In news: Partition of Bengal


From UPSC perspective, the following things are important :

Prelims level: Partition of Bengal

Mains level: Partition of Bengal and its significance

West Bengal Governor drew widespread condemnation over his tweet referring to a table, apparently used by Lord Curzon to sign papers pertaining to the Partition of Bengal in 1905, as “iconic”.

Who was Lord Curzon?

  • Curzon, India’s Viceroy between 1899 and 1905, was one of the most controversial and consequential holders of that post.
  • The partition of the undivided Bengal Presidency in 1905 was one of his most criticised moves, which triggered widespread opposition not only in Bengal but across India, and gave impetus to the freedom movement.
  • Curzon was deeply racist, and convinced of Britain’s “civilizing mission” in India.
  • In 1901, he described Indians as having “extraordinary inferiority in character, honesty and capacity”.
  • He was deeply intolerant of Indian political aspirations.

The Partition of Bengal

  • In July 1905, Curzon announced the partition of the undivided Bengal Presidency.
  • The Presidency was the most populous province in India, with around 8 crore people, and comprised the present-day states of West Bengal, Bihar, parts of Chhattisgarh, Odisha, and Assam, as well as today’s Bangladesh.
  • A new province of East Bengal and Assam was announced, with a population of 3.1 crore, and a Muslim-Hindu ratio of 3:2. Bengal, the western province, was overwhelmingly Hindu.
  • While the move was ostensibly aimed at making the administration of the large region easier, Curzon’s real intentions were far less benign.

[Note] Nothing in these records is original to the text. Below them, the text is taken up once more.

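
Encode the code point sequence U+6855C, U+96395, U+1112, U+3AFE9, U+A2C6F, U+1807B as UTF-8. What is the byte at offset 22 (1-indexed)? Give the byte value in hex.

1-indexed offset 22 is 0-indexed offset 21.
U+6855C → 4-byte form F1 A8 95 9C at offsets 0–3.
U+96395 → 4-byte form F2 96 8E 95 at offsets 4–7.
U+1112 → 3-byte form E1 84 92 at offsets 8–10.
U+3AFE9 → 4-byte form F0 BA BF A9 at offsets 11–14.
U+A2C6F → 4-byte form F2 A2 B1 AF at offsets 15–18.
U+1807B → 4-byte form F0 98 81 BB at offsets 19–22.
Offset 21 falls in char 6's range; it's byte 3 of F0 98 81 BB = 0x81.

0x81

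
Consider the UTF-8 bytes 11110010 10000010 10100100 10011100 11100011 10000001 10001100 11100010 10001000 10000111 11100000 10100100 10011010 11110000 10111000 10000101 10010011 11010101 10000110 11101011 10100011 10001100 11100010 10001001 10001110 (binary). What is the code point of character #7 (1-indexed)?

U+B8CC

Offset 0: leading byte 0xF2 = 11110010 → 4-byte char #1 = F2 82 A4 9C.
Offset 4: leading byte 0xE3 = 11100011 → 3-byte char #2 = E3 81 8C.
Offset 7: leading byte 0xE2 = 11100010 → 3-byte char #3 = E2 88 87.
Offset 10: leading byte 0xE0 = 11100000 → 3-byte char #4 = E0 A4 9A.
Offset 13: leading byte 0xF0 = 11110000 → 4-byte char #5 = F0 B8 85 93.
Offset 17: leading byte 0xD5 = 11010101 → 2-byte char #6 = D5 86.
Offset 19: leading byte 0xEB = 11101011 → 3-byte char #7 = EB A3 8C.
Leading byte 0xEB = 11101011 matches 1110xxxx → 3-byte sequence.
Byte 1: 0xEB = 11101011, payload 1011 (4 bits).
Byte 2: 0xA3 = 10100011 (10xxxxxx ✓), payload 100011.
Byte 3: 0x8C = 10001100 (10xxxxxx ✓), payload 001100.
Concatenate: 1011100011001100 = 0xB8CC (16 bits → U+B8CC).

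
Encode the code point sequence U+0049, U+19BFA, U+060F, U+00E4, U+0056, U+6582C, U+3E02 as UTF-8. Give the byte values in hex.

U+0049: 1-byte form → 49.
U+19BFA: 4-byte form → F0 99 AF BA.
U+060F: 2-byte form → D8 8F.
U+00E4: 2-byte form → C3 A4.
U+0056: 1-byte form → 56.
U+6582C: 4-byte form → F1 A5 A0 AC.
U+3E02: 3-byte form → E3 B8 82.
Concatenated (17 bytes): 49 F0 99 AF BA D8 8F C3 A4 56 F1 A5 A0 AC E3 B8 82.

49 F0 99 AF BA D8 8F C3 A4 56 F1 A5 A0 AC E3 B8 82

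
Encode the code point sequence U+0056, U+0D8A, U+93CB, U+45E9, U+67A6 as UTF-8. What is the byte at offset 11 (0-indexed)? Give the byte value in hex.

U+0056 → 1-byte form 56 at offsets 0–0.
U+0D8A → 3-byte form E0 B6 8A at offsets 1–3.
U+93CB → 3-byte form E9 8F 8B at offsets 4–6.
U+45E9 → 3-byte form E4 97 A9 at offsets 7–9.
U+67A6 → 3-byte form E6 9E A6 at offsets 10–12.
Offset 11 falls in char 5's range; it's byte 2 of E6 9E A6 = 0x9E.

0x9E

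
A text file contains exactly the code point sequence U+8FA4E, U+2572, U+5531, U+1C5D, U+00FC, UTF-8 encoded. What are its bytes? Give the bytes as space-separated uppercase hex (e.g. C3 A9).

F2 8F A9 8E E2 95 B2 E5 94 B1 E1 B1 9D C3 BC

U+8FA4E: 4-byte form → F2 8F A9 8E.
U+2572: 3-byte form → E2 95 B2.
U+5531: 3-byte form → E5 94 B1.
U+1C5D: 3-byte form → E1 B1 9D.
U+00FC: 2-byte form → C3 BC.
Concatenated (15 bytes): F2 8F A9 8E E2 95 B2 E5 94 B1 E1 B1 9D C3 BC.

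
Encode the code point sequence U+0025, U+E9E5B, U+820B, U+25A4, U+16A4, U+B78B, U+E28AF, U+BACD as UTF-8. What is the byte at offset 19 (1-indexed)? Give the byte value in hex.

0xA2

1-indexed offset 19 is 0-indexed offset 18.
U+0025 → 1-byte form 25 at offsets 0–0.
U+E9E5B → 4-byte form F3 A9 B9 9B at offsets 1–4.
U+820B → 3-byte form E8 88 8B at offsets 5–7.
U+25A4 → 3-byte form E2 96 A4 at offsets 8–10.
U+16A4 → 3-byte form E1 9A A4 at offsets 11–13.
U+B78B → 3-byte form EB 9E 8B at offsets 14–16.
U+E28AF → 4-byte form F3 A2 A2 AF at offsets 17–20.
Offset 18 falls in char 7's range; it's byte 2 of F3 A2 A2 AF = 0xA2.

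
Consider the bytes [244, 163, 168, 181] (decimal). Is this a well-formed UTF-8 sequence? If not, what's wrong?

invalid (encodes a value above U+10FFFF)

Leading byte 0xF4 = 11110100 → 4-byte form.
Payload = 0x123A35, which exceeds U+10FFFF, the maximum Unicode code point. (Leading bytes F5–FF, or F4 followed by ≥ 0x90, are invalid.)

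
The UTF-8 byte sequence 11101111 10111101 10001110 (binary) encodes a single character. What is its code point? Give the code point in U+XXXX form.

Leading byte 0xEF = 11101111 matches 1110xxxx → 3-byte sequence.
Byte 1: 0xEF = 11101111, payload 1111 (4 bits).
Byte 2: 0xBD = 10111101 (10xxxxxx ✓), payload 111101.
Byte 3: 0x8E = 10001110 (10xxxxxx ✓), payload 001110.
Concatenate: 1111111101001110 = 0xFF4E (16 bits → U+FF4E).

U+FF4E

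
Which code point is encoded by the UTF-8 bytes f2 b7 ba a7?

U+B7EA7

Leading byte 0xF2 = 11110010 matches 11110xxx → 4-byte sequence.
Byte 1: 0xF2 = 11110010, payload 010 (3 bits).
Byte 2: 0xB7 = 10110111 (10xxxxxx ✓), payload 110111.
Byte 3: 0xBA = 10111010 (10xxxxxx ✓), payload 111010.
Byte 4: 0xA7 = 10100111 (10xxxxxx ✓), payload 100111.
Concatenate: 010110111111010100111 = 0xB7EA7 (21 bits → U+B7EA7).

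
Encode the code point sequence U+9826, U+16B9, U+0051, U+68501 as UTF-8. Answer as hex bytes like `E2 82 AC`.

U+9826: 3-byte form → E9 A0 A6.
U+16B9: 3-byte form → E1 9A B9.
U+0051: 1-byte form → 51.
U+68501: 4-byte form → F1 A8 94 81.
Concatenated (11 bytes): E9 A0 A6 E1 9A B9 51 F1 A8 94 81.

E9 A0 A6 E1 9A B9 51 F1 A8 94 81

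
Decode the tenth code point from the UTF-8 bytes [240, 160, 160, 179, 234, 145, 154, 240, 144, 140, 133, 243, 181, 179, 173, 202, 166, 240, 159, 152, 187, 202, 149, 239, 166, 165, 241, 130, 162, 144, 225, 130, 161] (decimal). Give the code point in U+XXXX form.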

Aftermath of the partition

  • The partition provoked great resentment and hostility in Bengal.
  • It was clear to the Bengal Congress and patriotic Indians in both Bengal and elsewhere that Curzon’s motive was to crush the increasingly loud political voices of the literate class in the province, and to provoke religious strife and opposition against them.
  • But the protests against the partition did not remain confined to this class alone.
  • A campaign to boycott British goods, especially textiles, and promote swadeshi began.
  • There were marches and demonstrations with the protesters singing Bande Mataram to underline their patriotism and challenge the colonialists.
  • Samitis emerged throughout Bengal, with several thousand volunteers.
  • Rabindranath Tagore led the marches at many places, and composed many patriotic songs, most famously ‘Amar Sonar Bangla’ (My Golden Bengal), which is now the national anthem of Bangladesh.
  • The message of patriotism and Bengali nationalism was showcased in Jatras, or popular theatre.

Scrapping of the partition

  • Curzon left for Britain in 1905, but the agitation continued for many years.
  • Partition was finally reversed in 1911 by Lord Hardinge in the face of unrelenting opposition.